Безыменский и Уткин были безнадегой...
Когда телеграмма из Посошанска легла на директорский стол, Виктория Георгиевна, прочитав ее, пожала плечами, потом на всякий случай позвонила в исполком. Оттуда ответили: «В Посошанск? Ничего не знаем. Наверно, там что-то заело с троллейбусами. Или появился новый поэт. Разберитесь» — и повесили трубку.
Тогда Виктория Георгиевна, поджав губы, размашисто, наискосок наложила на телеграмму резолюцию: «Песьякова и Глиняного» — и, вызвав секретаршу, которая носила несколько странное для этих краев имя Филумена и отчество Мортурановна, отдала ей бланк.
Филумена Мортурановна послушно наклонила голову, и через минуту уже оба сотрудника знали, что выбор пал на них.
В каждом институте есть человек-легенда. В «Двиме» им был Песьяков.
Его боялись. Не окончив никакого учебного заведения, хотя бы отдаленно связанного с литературой, он занимал должность научного сотрудника, а до «Двима» зарабатывал на жизнь тем, что рисовал этикетки для спичечных коробков. Пристроившись к организации, которая имеет право заказывать их, он прожил два десятка лет, получая за каждую крошечную этикетку сумму, превышающую месячную зарплату грузчика. Рисовал он «Рыбы наших рек», «Берегите дом от огня», «Знай дорожные знаки», но вершиной его спичечного творчества был триптих на темы «Воскресения» Льва Толстого. Именно тогда в его мозгу и родилась мысль оставить верное, но малоденежное производство этикеток и попробовать прикоснуться к широкой ниве отечественной литературы. Закрывая том избранных сочинений графа, он подумал: «А почему бы не найти какую-то реликвию, связанную с героической жизнью великого писателя? Скажем, ядро, которым тот был ранен на Малаховом кургане? Или дом, в котором проживал в промежутках между боями?»
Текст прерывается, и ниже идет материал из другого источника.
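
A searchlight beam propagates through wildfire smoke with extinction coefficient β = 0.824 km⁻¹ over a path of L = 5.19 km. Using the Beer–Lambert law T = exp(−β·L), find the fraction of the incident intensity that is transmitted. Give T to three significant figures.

0.0139

τ = β·L = 0.824 × 5.19 = 4.2766.
T = exp(−4.2766) = 0.0139.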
Сказано — сделано. Песьяков едет в Севастополь, садится за пыльные списки постояльцев казенных и частных домов славного города и через неделю обнаруживает запись, из которой неопровержимо следует, что писатель-дворянин несколько дней жил в маленьком домике на углу Шестой бастионной и Перелешинской улиц. Он идет туда и приходит в момент, когда огромная стальная ладонь экскаватора уже готовилась подцепить и поднять в воздух последние остатки каменной стены, окружавшей полуразвалившийся от времени дом. Песьяков кинулся под стальную гусеницу экскаватора, криком привлек внимание машиниста, остановил работы, привел комиссию из горжилотдела, и через неделю все газеты страны обошла фотография: полуразрушенная стена, около которой с недовольным видом стоят несколько человек в шляпах. Но если работники горисполкома в конечном итоге остались благодарны непрошеному следопыту (дом был спасен, восстановлен и послужил славе города), то среди работников отдела литературы «Двима», которые занимались творчеством Льва Николаевича, газетная публикация произвела впечатление разорвавшейся бомбы. Среди них были люди, посвятившие изучению жизни гения десятки лет. Это они выступали на всех юбилейных торжествах и печатали статьи во всех случаях, когда надо было еще раз сообщить широкой публике что-то о писателе. И никто из них никогда не находил чего-либо стоящего. Их открытия в лучшем случае сводились к обнаружению разночтения в черновиках одной из пятисот тысяч страниц, написанных трудолюбивым прозаиком. Случаи, когда удавалось добиться перенесения примечания из конца тома в середину, вызывали ликование. И вдруг — дом!